Which is why we petition God, in one of the Episcopal Church’s most beautiful prayers, said during Compline, to “shield the joyous.”  But I digress.

Look inside. What do you see? Some branches of philosophy tell us that what we see – i.e. whatever our consciousness tells us we are experiencing – is true. Indeed, that those observations are infallible, because they can’t be proven untrue! Feelings of happiness, sadness, anger, distress, embarrassment, concern…those are all easy enough to determine for ourselves. Most of the time we don’t have to look very far inside to diagnose how we’re feeling. We just know.

But look a little deeper. What about feelings of jealousy, shame, disconnection? What about those prejudices and biases lurking behind our actions and ideas? How much time do we spend observing others, gauging their emotional state by their words and gestures, judging the actions of others without doing the same for ourselves? Look inside even more deeply. Is that hypocrisy hiding out in the corner? Could smugness and self-satisfaction be covering up bits of racism or gender bias? Does conviction mask cruelty?

Ugh, spending time introspectively could get uncomfortable. As in all things, however, the truth sets us free.  Admitting hypocrisy or smugness clears the way for change.
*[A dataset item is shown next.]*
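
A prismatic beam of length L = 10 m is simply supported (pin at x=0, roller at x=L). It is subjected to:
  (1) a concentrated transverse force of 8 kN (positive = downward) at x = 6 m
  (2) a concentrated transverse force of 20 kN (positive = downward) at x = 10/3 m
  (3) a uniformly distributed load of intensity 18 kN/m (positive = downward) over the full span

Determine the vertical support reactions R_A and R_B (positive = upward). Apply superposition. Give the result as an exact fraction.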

Self-deception, we might discover, cloaks some things worth uncovering, such as our ability to be kind, the potential to be generous in our assumptions, and just as important (more so even?), our worthiness to be loved.

Peace,
Sonya


I’ve lived with Bach’s Goldberg Variations for a long time now. More than half my lifetime in fact. I would pull them out periodically, feeling that I was revisiting an old friend, but a friend who always has something new to share. I began thinking about Bach and mindfulness last year in a way that meant something to me. Each variation became linked in my mind with a word and that word became something like the “intention” that yoga students are sometimes asked to set for their practice. A word to mediate on and to help draw more from within. For the next 32 weeks I will post one of the variations and write about the word I associated with the music. Sometimes a connection will seem obvious, but more often it will be unexplainable. It became apparent as I worked on this project that I thought about things which I wanted to cultivate in myself, ways of being in the world that were positive. All of the recordings are to be made in my living room, playing the 9 foot Steinway that was given to me on January 5, 2016.